13 Ekim 2009 Salı

Dişli Mekanizması

Uzun süredir yazmıyoruz. Herhangi bir mazeretim veya hayatımda değişen birşeyler yok. Yazmadım sadece. Merakla yazı bekleyenler varsa onlardan özür dileriz. Yazmadığımız süre içerisinde gündem Rijkaard, Fenerbahçe'nin 8 da 8'i, Milli Takım ve Fatih Terim üzerinde oluştu. Dumanı tüten Fatih Terim ve Milli Takımın Dünya Kupası Elemeleri hüsranı ile başlayalım.


Öncelikle şunu belirtelim. Biz Dünya Kupasına her 4 yılda bir katılan bir ülke değiliz. Şu ana kadar 2 kere katılmış durumdayız. Buna rağmen gidememek bizde üzüntüden çok hüsran oluşturuyor. Çünkü potansiyelimizin ve gelişimimizin hakkı katılmak olmalı. Eskiden sadece ne olursa olsun gidelim, İsveç, Danimarka, İskoçya, Suudi Arabistan gibi sadece gidelim isterdim. Evet bir Brezilya, İngiltere, İtalya, Almanya olamayabiliriz ama en azından bir Danimarka olalım. Biz henüz bunu başaramadık. Bunu başarabilmek için u-16 lardan gelen bir oyuncu profiliniz olması gerekiyor. 20 yıl önce bunlar yapıldığı için Dünya Kupasında 3. olduk, Avrupa Şampiyonasında çeyrek final, yarı final oynadık. Ama işte sadece onu yapabildik. Devamlılığı sağlayamadık.

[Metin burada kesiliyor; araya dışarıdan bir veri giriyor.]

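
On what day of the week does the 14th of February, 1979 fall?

Wednesday

Doomsday rule: the anchor day for the 1900s is Wednesday. For year 79: 79÷12 = 6 r 7, and 7÷4 = 1, so 6+7+1 = 14.
Wednesday + 14 ≡ Wednesday — that's 1979's doomsday.
In February the doomsday date is Feb 28 (1979 is not a leap year).
Feb 14 is 14 days before Feb 28; 14 mod 7 = 0, so Wednesday − 0 = Wednesday.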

Fatih Terim istifa etti. Çok normal. Olması gereken bu zaten. Ben bugün alt yaş kategorilerindeki hocalarımıza bakıyorum hiç biri içime sinmiyor. Çünkü o kadar çok değişkenlik gösterdi ki hocalar, hiç bir teknik direktör istikrarlı bir jenerasyon yaratamadı. Fatih Terim 1993 yılında milli ekibin alt yaş kadrolarında yıldızı parlatmış biri olarak geldi A milli takımının başına. Fakat bugün o zincir yok olmuş durumda. Futbolcu bir şekilde yetişiyor ama teknik direktör yetiştiremiyoruz. Milli takımın alt yaş kategorilerini son yıllarda başarıya ulaştırmış ve şu an hala başarılı olan tek isim Abdullah Avcı. Getirsinler alkışlarım ama sanmıyorum Abdullah Avcı'yı milli takımın başında görelim. Yabancı isimler ortaya atılıyor medyada. Ulusal medyayı tahmin ettiğinizden daha az okuduğumu söyleyebilirim. Zaten ulusal medyanın kendi yorumlarından çok azını dikkate alıyorum. Sadece Futbol Federasyonu Başkanı, teknik direktör neler demiş, neler düşünüyor onu merak ediyorum. O yüzden pek yabancı hocaların isimlerine takılmayalım.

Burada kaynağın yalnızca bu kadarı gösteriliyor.